Pada 21 Mei 2019, dia dibebaskan setelah menyelesaikan hukumannya. Setelah dibebaskan, dia melanjutkan studi ke perguruan tinggi. Dia menikah dan memiliki anak pertama “Muhammad”, dan sedang menunggu kelahiran anak keduanya, hingga pada 22 September 2020, pendudukan Zionis Israel kembali menangkapnya dan menehannya secara administratif, saat putra keduanya berusia 2 bulan.

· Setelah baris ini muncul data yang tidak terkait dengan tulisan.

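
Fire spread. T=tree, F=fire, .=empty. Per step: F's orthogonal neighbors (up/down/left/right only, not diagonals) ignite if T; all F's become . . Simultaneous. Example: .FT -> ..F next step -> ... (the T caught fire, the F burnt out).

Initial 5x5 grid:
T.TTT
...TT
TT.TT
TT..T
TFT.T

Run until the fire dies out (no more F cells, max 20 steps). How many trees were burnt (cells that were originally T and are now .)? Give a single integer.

Answer: 6

Derivation:
Step 1: +3 fires, +1 burnt (F count now 3)
Step 2: +2 fires, +3 burnt (F count now 2)
Step 3: +1 fires, +2 burnt (F count now 1)
Step 4: +0 fires, +1 burnt (F count now 0)
Fire out after step 4
Initially T: 16, now '.': 15
Total burnt (originally-T cells now '.'): 6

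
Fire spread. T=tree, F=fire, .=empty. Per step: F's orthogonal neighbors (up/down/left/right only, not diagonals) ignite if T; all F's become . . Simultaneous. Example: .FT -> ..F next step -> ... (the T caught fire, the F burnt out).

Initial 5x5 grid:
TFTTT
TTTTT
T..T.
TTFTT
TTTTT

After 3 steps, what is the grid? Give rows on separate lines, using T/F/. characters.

Step 1: 6 trees catch fire, 2 burn out
  F.FTT
  TFTTT
  T..T.
  TF.FT
  TTFTT
Step 2: 8 trees catch fire, 6 burn out
  ...FT
  F.FTT
  T..F.
  F...F
  TF.FT
Step 3: 5 trees catch fire, 8 burn out
  ....F
  ...FT
  F....
  .....
  F...F

....F
...FT
F....
.....
F...F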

Pendudukan Zionis Israel mengeluarkan hukuman penahanan administratif 6 bulan terhadapnya, yang diperpanjang selama 6 bulan lagi ada pembaruan perintah penahanan administratif yang ketiga. Dia memutuskan untuk melakukan mogok makan sebagai penolakan terhadap kebijakan penahanan administratif, yang berlangsung selama 43 hari .
Setelah melakukan aksi mogok, pihak pendudukan Zionis Israel mengeluarkan keputusan untuk membebaskannya pada 19 Januari lalu, namun pendudukan Zionis Israel menolak perintah pembebasannya dan memperpanjang penahanannya selama 4 bulan tambahan, dan akhirnya dia dibebaskan setelah menjalani penahanan administratif selama 2 tahun.